Co-dominance and Incomplete Dominance

I know youre on the edge of you seats. When does the "dominant always appears over recessive" rule not apply?

Im glad you sort-of asked.

Co-dominance and Incomplete dominance are similar in the way that both traits influence the phenotype of an offspring, but different in the way where Co-Dominance has both traits appear and Incomplete dominance allows the traits to blend.

Incomplete dominance:
Say you have a flower that has three different phenotypes, white, blue and purple.
Lets say red is recessive, or ww, and blue is dominant, or WW.
The punnet square of heterozygous parents here would look like this:

The purple flowers, or the Ww heterozygous flowers, blended the trait from the dominant blue trait and the recessive red trait to make purple!

Co-dominance:
Unlike incomplete dominance, co-dominance has both traits appear, so instead of the flowers blending color, they both are shown:

Instead of the traits blending together to make q new color, they both appear on the flower.

F2 Generation Outcomes

So whatever happened in the F2 generation?

As we know from our first punett square, each of the offspring had the genotype Tt, which would appear as tall because the T masks the t.

Mendel then allowed this offspring to self-pollinate, or have the offspring's anthers (male organ) to ferilize the stigma (female organ).
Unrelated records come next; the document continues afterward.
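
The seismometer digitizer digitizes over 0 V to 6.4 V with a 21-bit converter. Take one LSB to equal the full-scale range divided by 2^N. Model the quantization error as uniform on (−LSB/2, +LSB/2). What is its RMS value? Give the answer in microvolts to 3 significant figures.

Range is 6.4 V.
LSB = 6.4 V ÷ 2^21 = 6.4/2097152 V = 3.0518 µV.
RMS of a uniform error over width LSB is LSB/√12 = 0.881 µV.

0.881 µV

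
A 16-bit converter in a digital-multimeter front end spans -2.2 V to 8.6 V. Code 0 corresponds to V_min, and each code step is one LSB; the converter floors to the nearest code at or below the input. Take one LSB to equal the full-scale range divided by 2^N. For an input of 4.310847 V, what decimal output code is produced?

39508

Range = 8.6 − (-2.2) = 10.8 V. LSB = 10.8 V / 2^16 ≈ 164.8 µV.
V_in − V_min = 4.310847 − (-2.2) = 6.510847 V.
Divide by LSB: 6.510847 × 65536/10.8 = 39508.7842.
Truncating gives code 39508.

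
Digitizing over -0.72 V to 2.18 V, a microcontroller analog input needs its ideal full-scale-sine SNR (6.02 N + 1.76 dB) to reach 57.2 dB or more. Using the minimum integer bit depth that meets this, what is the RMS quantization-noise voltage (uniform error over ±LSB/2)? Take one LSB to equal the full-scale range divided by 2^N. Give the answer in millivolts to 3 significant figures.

0.818 mV

The full-scale span is 2.18 − (-0.72) = 2.9 V.
Solving 6.02 N ≥ 57.2 − 1.76: N ≥ 9.209. Round up → N = 10.
Step size = 2.9/1024 V = 2.8320 mV.
RMS noise = LSB/√12 = 0.818 mV.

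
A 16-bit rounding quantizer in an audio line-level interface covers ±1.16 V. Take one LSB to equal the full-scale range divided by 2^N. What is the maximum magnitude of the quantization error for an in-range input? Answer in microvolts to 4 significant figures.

The full-scale span is 1.16 − (-1.16) = 2.32 V.
LSB = 2.32 V / 2^16 = 35.4004 µV.
|e|_max = LSB/2 = 17.70 µV.

17.70 µV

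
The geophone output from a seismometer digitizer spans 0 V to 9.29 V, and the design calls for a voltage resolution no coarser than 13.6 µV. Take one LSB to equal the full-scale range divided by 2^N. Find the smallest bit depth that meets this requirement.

Range is 9.29 V.
Levels needed ≥ 9.29/13.6 µV = 683100. 2^20 = 1048576 suffices, so N_min = 20.

20 bits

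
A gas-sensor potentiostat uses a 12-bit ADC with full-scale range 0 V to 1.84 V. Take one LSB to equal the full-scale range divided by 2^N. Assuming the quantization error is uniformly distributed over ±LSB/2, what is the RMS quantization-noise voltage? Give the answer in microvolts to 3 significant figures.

130 µV

V_FS = 1.84 V.
Step size = 1.84/4096 V = 449.22 µV.
σ_q = LSB/√12 = 449.22 µV/3.4641 = 130 µV.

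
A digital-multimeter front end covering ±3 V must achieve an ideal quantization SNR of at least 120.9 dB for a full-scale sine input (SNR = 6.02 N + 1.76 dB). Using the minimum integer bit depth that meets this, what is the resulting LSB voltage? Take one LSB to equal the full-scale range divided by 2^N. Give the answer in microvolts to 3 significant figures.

5.72 µV

The full-scale span is 3 − (-3) = 6 V.
Solving 6.02 N ≥ 120.9 − 1.76: N ≥ 19.791. Round up → N = 20.
Step size = 6/1048576 V = 5.72 µV.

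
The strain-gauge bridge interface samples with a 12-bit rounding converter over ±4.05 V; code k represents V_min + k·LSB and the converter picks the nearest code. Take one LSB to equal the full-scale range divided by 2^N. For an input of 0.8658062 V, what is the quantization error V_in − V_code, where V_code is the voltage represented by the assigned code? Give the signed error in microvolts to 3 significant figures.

The full-scale span is 4.05 − (-4.05) = 8.1 V. LSB = 8.1 V / 2^12 ≈ 1.978 mV.
(V_in − V_min)/LSB = (0.8658062 − (-4.05)) × 4096/8.1 = 2485.8200 → nearest code k = 2486.
V_code = -4.05 + (2486/4096) × 8.1 = 0.8661621094 V.
e = 0.8658062 − (0.8661621094) = −356 µV.

−356 µV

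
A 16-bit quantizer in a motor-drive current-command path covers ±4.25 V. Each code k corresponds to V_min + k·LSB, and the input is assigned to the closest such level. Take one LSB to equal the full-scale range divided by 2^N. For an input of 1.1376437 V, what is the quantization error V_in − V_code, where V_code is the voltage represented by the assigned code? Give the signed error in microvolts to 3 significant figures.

Full-scale range = 4.25 V − (-4.25 V) = 8.5 V. LSB = 8.5 V / 2^16 ≈ 129.7 µV.
Position in LSBs: (1.1376437 − (-4.25)) × 65536/8.5 = 41539.3668; rounding gives k = 41539.
V_code = -4.25 + (41539/65536) × 8.5 = 1.1375961304 V.
V_in − V_code = 1.1376437 − (1.1375961304) = +47.6 µV.

+47.6 µV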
This would cause the same genotype to be mixed:

      T    t
T  TT  Tt
t   Tt    tt

WOAH. The four offspring have quite a mix of genotypes, including the homozygous (the same type of allele) dominant, the homozygous recessive, and the heterozygous (one of each type of allele). The same rule applies though, the dominant trait (at least in this case) will always show over the recessive. So, if you look at all of your options from the offspring, they are the following:

TT- Homozygous dominant,, will appear as tall
Tt- Heterozygous, will appear as tall
Tt- Heterozygous, will appear as tall
tt- Homozygous recessive, will appear as short.

This explains how the second generation of Mendel's appeared 75% with the dominant trait, tall, and 25% the recessive trait, and sums up the basics of genetics that Mendel found.
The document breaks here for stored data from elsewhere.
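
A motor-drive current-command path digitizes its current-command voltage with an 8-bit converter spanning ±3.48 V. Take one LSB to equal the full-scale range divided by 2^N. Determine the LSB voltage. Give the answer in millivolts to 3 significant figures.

The full-scale span is 3.48 − (-3.48) = 6.96 V.
2^8 = 256 levels.
LSB = 6.96 V / 2^8 = 27.2 mV.

27.2 mV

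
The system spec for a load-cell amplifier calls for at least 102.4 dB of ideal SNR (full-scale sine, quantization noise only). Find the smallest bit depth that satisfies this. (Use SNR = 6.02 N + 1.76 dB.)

Solving 6.02 N ≥ 102.4 − 1.76: N ≥ 16.718. Round up → N = 17.

17 bits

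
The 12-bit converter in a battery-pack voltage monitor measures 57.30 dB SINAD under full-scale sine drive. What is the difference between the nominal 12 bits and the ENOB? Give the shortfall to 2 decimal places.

N_eff = (57.30 − 1.76)/6.02 = 9.2259 bits.
12 − 9.2259 = 2.77 bits below nominal.

2.77 bits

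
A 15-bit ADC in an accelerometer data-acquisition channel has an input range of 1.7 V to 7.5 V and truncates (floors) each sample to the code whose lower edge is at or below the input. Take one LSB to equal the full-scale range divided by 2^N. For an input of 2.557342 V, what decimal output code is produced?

4843

Range = 7.5 − (1.7) = 5.8 V. LSB = 5.8 V / 2^15 ≈ 177.0 µV.
(V_in − V_min) × 2^15/range = (2.557342 − (1.7)) × 32768/5.8 = 4843.687.
Floor → code = 4843.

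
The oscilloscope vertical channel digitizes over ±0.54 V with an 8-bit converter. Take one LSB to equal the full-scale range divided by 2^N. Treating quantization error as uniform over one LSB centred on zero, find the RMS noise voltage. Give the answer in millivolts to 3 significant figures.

Full-scale range = 0.54 V − (-0.54 V) = 1.08 V.
LSB = 1.08 V ÷ 2^8 = 1.08/256 V = 4.2188 mV.
RMS of a uniform error over width LSB is LSB/√12 = 1.22 mV.

1.22 mV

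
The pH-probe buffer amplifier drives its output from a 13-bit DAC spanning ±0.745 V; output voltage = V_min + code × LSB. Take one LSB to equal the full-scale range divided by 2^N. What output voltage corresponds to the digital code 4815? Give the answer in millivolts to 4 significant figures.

Full-scale range = 0.745 V − (-0.745 V) = 1.49 V. LSB = 1.49 V / 2^13.
Output = V_min + (4815/8192) × range = -0.745 + 0.587769 × 1.49 V
      = -0.745 + 0.875775 = 0.130775 V.

130.8 mV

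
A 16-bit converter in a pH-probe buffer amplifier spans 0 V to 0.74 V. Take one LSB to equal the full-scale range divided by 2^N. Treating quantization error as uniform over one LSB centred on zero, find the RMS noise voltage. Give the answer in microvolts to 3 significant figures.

3.26 µV

Full-scale range = 0.74 V.
LSB = 0.74 V ÷ 2^16 = 0.74/65536 V = 11.292 µV.
V_rms = LSB/√12 = 11.292 µV / √12 = 3.26 µV.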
Gotta go. More basics tomorrow!

I've returned. Under my blankets and pillows. Judging by the stuffiness of this hiding spot, I dont have much oxygen to spare. So I'll make this quick.

Where was I.

AH Punett squares, yes.

The parents, as you may recall, were tall and short. Say you have an offspring recipe, and in order to make it you need two parts tall and two parts short. These "parts" are what we call alleles, the parts of a gene, which are given by the parents of the offspring.

With Punnet squares, this arangement of alleles would look like this, where tall is represented by a T and short is represented by a t:

Tall Plant: TT
Short Plant: tt

The tall plant in this case is dominant, or greater than the short plant, because it has two T's that will mask the other t's. The short plant is recessive, or less than the taller one.

In this case, the punett square would look like this:

   T    T
t  Tt   Tt 
t  Tt   Tt

Now, all the alleles are arranged into new genes: Tt, the genotype (the genetic makeup of the offspring).

But what does that mean? We couldn't possibly have a mixing of  alleles, BOTH traits would appear!

Not necessarily. While it is possible in some cases (stay tuned) it isn't in this case.

Because the T is still dominant and will mask the t, the T or tall trait will appear. This is why in Mendel's first generation, ALL the plants appeared as tall, or the phenotype (the trait that actually appears).

Well, now I'm absolutely exhausted. I'll tell of the F2 generation tomorrow.

The Basics of What Mendel Found

While almost as genius as I, Mendel found the following after cross-pollinating a short pea plant with a tall one (which I did not do), or the  P1 Generation. All of these parent's offspring had the same dominant (or trait that masks another) trait.

After finding this, Mendel then allowed the F1 generation, or the first generation, to self-pollinate. This resulted in the F2 generation, or the second generation, to produce 75% of the plants to be tall, and 25% to be short.
How curious, one might say.
WRONG.
Its quite simple, actually.
You see, punnet squares (or as I like to call them, party squares. They're just so much fun!) show how this mix of heights is possible.
Er...perhaps ill explain at another time. Mum is yelling for me to "Quit that typing racket." and "I know youre still awake, Jacob." 
Bye.

Gregor Mendel, the ORIGINAL father of Genetics. (a.k.a. my hero)

Gregor Mendel, the father of genetics and my ultimate hero when it comes to genetic science. Studying pea plants, Mendel found the laws of dominance, segregation, and independent assortment all through the height, pea shape, pea color, flower color, and many more traits of the plants. The basics of his findings inspired (and helped) scientists, such as my handsome self, know the basics of heredity. Him and I couldve been best friends. Curse my being born in this era.